Lindsay finds her relationship to music and her connection to art very similar. She describes the two practices as being “locked-in”, both with “rhythmic” and “repetitive” qualities After playing piano for thirteen years, she moved over to the guitar, picking it up very quickly with her musical background. She started a punk rock band—The Blowouts—at Columbia in her first year, but since the pandemic began, Lindsay has been focusing on her own music, uploading covers to YouTube. She was discovered by the record label 11:11 Music Group after her cover of Glass Animals’s ‘Heat Waves’ garnered tens of thousands of views. Together, they mixed the cover for Spotify, and it now has over 180,000 plays.
“So that's how that happened—it was just exciting. But other than that, I haven't been dropping a ton of music, so it's funny because I've got like one song on my Spotify.”

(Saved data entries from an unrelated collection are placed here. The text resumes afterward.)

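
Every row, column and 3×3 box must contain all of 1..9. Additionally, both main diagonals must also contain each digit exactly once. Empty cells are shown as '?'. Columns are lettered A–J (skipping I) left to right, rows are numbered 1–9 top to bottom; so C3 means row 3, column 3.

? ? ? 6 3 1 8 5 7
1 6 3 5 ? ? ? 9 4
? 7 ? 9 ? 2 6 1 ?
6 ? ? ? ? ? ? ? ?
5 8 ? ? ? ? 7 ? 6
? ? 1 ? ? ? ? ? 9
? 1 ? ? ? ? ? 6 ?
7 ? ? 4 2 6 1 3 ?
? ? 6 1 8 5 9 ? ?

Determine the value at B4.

9

E2 = 7: row 2 has {1,3,4,5,6,9}; col 5 has {2,3,8}; box has {1,2,3,5,6,9} → only 7 remains.
F2 = 8: row 2 has {1,3,4,5,6,7,9}; col 6 has {1,2,5,6}; box has {1,2,3,5,6,7,9} → only 8 remains.
G2 = 2: row 2 has {1,3,4,5,6,7,8,9}; col 7 has {1,6,7,8,9}; box has {1,4,5,6,7,8,9} → only 2 remains.
E3 = 4: row 3 has {1,2,6,7,9}; col 5 has {2,3,7,8}; box has {1,2,3,5,6,7,8,9} → only 4 remains.
J3 = 3: row 3 has {1,2,4,6,7,9}; col 9 has {4,6,7,9}; box has {1,2,4,5,6,7,8,9} → only 3 remains.
E5 = 1: row 5 has {5,6,7,8}; col 5 has {2,3,4,7,8}; box has {}; main diagonal has {3,6}; anti-diagonal has {6,7,9} → only 1 remains.
E7 = 9: row 7 has {1,6}; col 5 has {1,2,3,4,7,8}; box has {1,2,4,5,6,8} → only 9 remains.
B8 = 5: row 8 has {1,2,3,4,6,7}; col 2 has {1,6,7,8}; box has {1,6,7}; anti-diagonal has {1,6,7,9} → only 5 remains.
J8 = 8: row 8 has {1,2,3,4,5,6,7}; col 9 has {3,4,6,7,9}; box has {1,3,6,9} → only 8 remains.
J9 = 2: row 9 has {1,5,6,8,9}; col 9 has {3,4,6,7,8,9}; box has {1,3,6,8,9}; main diagonal has {1,3,6} → only 2 remains.
A3 = 8: row 3 has {1,2,3,4,6,7,9}; col 1 has {1,5,6,7}; box has {1,3,6,7} → only 8 remains.
C3 = 5: row 3 has {1,2,3,4,6,7,8,9}; col 3 has {1,3,6}; box has {1,3,6,7,8}; main diagonal has {1,2,3,6} → only 5 remains.
E4 = 5: row 4 has {6}; col 5 has {1,2,3,4,7,8,9}; box has {1} → only 5 remains.
J4 = 1: row 4 has {5,6}; col 9 has {2,3,4,6,7,8,9}; box has {6,7,9} → only 1 remains.
E6 = 6: row 6 has {1,9}; col 5 has {1,2,3,4,5,7,8,9}; box has {1,5} → only 6 remains.
G7 = 4: row 7 has {1,6,9}; col 7 has {1,2,6,7,8,9}; box has {1,2,3,6,8,9}; main diagonal has {1,2,3,5,6} → only 4 remains.
J7 = 5: row 7 has {1,4,6,9}; col 9 has {1,2,3,4,6,7,8,9}; box has {1,2,3,4,6,8,9} → only 5 remains.
C8 = 9: row 8 has {1,2,3,4,5,6,7,8}; col 3 has {1,3,5,6}; box has {1,5,6,7} → only 9 remains.
H9 = 7: row 9 has {1,2,5,6,8,9}; col 8 has {1,3,5,6,9}; box has {1,2,3,4,5,6,8,9} → only 7 remains.
A1 = 9: row 1 has {1,3,5,6,7,8}; col 1 has {1,5,6,7,8}; box has {1,3,5,6,7,8}; main diagonal has {1,2,3,4,5,6} → only 9 remains.
G4 = 3: row 4 has {1,5,6}; col 7 has {1,2,4,6,7,8,9}; box has {1,6,7,9} → only 3 remains.
F6 = 7: row 6 has {1,6,9}; col 6 has {1,2,5,6,8}; box has {1,5,6}; main diagonal has {1,2,3,4,5,6,9} → only 7 remains.
G6 = 5: row 6 has {1,6,7,9}; col 7 has {1,2,3,4,6,7,8,9}; box has {1,3,6,7,9} → only 5 remains.
F7 = 3: row 7 has {1,4,5,6,9}; col 6 has {1,2,5,6,7,8}; box has {1,2,4,5,6,8,9} → only 3 remains.
D4 = 8: row 4 has {1,3,5,6}; col 4 has {1,4,5,6,9}; box has {1,5,6,7}; main diagonal has {1,2,3,4,5,6,7,9} → only 8 remains.
F4 = 4: row 4 has {1,3,5,6,8}; col 6 has {1,2,3,5,6,7,8}; box has {1,5,6,7,8}; anti-diagonal has {1,5,6,7,9} → only 4 remains.
H4 = 2: row 4 has {1,3,4,5,6,8}; col 8 has {1,3,5,6,7,9}; box has {1,3,5,6,7,9} → only 2 remains.
F5 = 9: row 5 has {1,5,6,7,8}; col 6 has {1,2,3,4,5,6,7,8}; box has {1,4,5,6,7,8} → only 9 remains.
H5 = 4: row 5 has {1,5,6,7,8,9}; col 8 has {1,2,3,5,6,7,9}; box has {1,2,3,5,6,7,9} → only 4 remains.
H6 = 8: row 6 has {1,5,6,7,9}; col 8 has {1,2,3,4,5,6,7,9}; box has {1,2,3,4,5,6,7,9} → only 8 remains.
A7 = 2: row 7 has {1,3,4,5,6,9}; col 1 has {1,5,6,7,8,9}; box has {1,5,6,7,9} → only 2 remains.
C7 = 8: row 7 has {1,2,3,4,5,6,9}; col 3 has {1,3,5,6,9}; box has {1,2,5,6,7,9}; anti-diagonal has {1,4,5,6,7,9} → only 8 remains.
D7 = 7: row 7 has {1,2,3,4,5,6,8,9}; col 4 has {1,4,5,6,8,9}; box has {1,2,3,4,5,6,8,9} → only 7 remains.
A9 = 3: row 9 has {1,2,5,6,7,8,9}; col 1 has {1,2,5,6,7,8,9}; box has {1,2,5,6,7,8,9}; anti-diagonal has {1,4,5,6,7,8,9} → only 3 remains.
B9 = 4: row 9 has {1,2,3,5,6,7,8,9}; col 2 has {1,5,6,7,8}; box has {1,2,3,5,6,7,8,9} → only 4 remains.
B1 = 2: row 1 has {1,3,5,6,7,8,9}; col 2 has {1,4,5,6,7,8}; box has {1,3,5,6,7,8,9} → only 2 remains.
C1 = 4: row 1 has {1,2,3,5,6,7,8,9}; col 3 has {1,3,5,6,8,9}; box has {1,2,3,5,6,7,8,9} → only 4 remains.
B4 = 9: row 4 has {1,2,3,4,5,6,8}; col 2 has {1,2,4,5,6,7,8}; box has {1,5,6,8} → only 9 remains.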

Lindsay does have original music on her Soundcloud, both songs having her own cover art designs. During quarantine, when Lindsay was cooped up in her music studio, she reflected on how life had changed drastically at the beginning of her formative college years. So, with MUSE as an inspiration, she created the alternative rock piece ‘THUNDR.’ Making the song allowed Lindsay to develop her range as a vocalist. When she sang for The Blowouts in a more punk manner, her vocals in her ‘Heat Waves’ cover are soft and dreamy, while in her original songs ‘GHOST’, it’s energetic, and in ‘THUNDR’ it’s moody.
Music was an escape for Lindsay during quarantine, and she felt that the isolation was essential for her creativity and flow. Moving back to New York and experiencing the city opening up again complicated her ability to make music in the same way. “Going insane in my room is the main inspiration for a lot of the art that I made. I didn't have as much of that type of setting [when I moved back here], which I thought I needed to make art. I thought I could only create things if I was locked up somewhere.” Lindsay is currently working on adjusting this attitude, as she realizes that that kind of isolated lifestyle was no longer sustainable. Now, she believes that by giving herself space and time to reflect, “things will come naturally.”
As an artist, Lindsay sees no limits to her creativity. She is often questioned about how she has many artistic endeavors, that it sometimes comes across to others that she has “no idea what the hell [she] want[s] to do” with herself. But Lindsay does have an idea: she hopes to employ her drawing skills as an animator, all while keeping up with her many other artistic practices. To Lindsay, artists shouldn’t feel limited to one area or medium. Inspiration comes in many forms, and ideas need to have the freedom to be executed in a variety of ways. Making art is like an addiction, she tells me, that surpasses any one medium.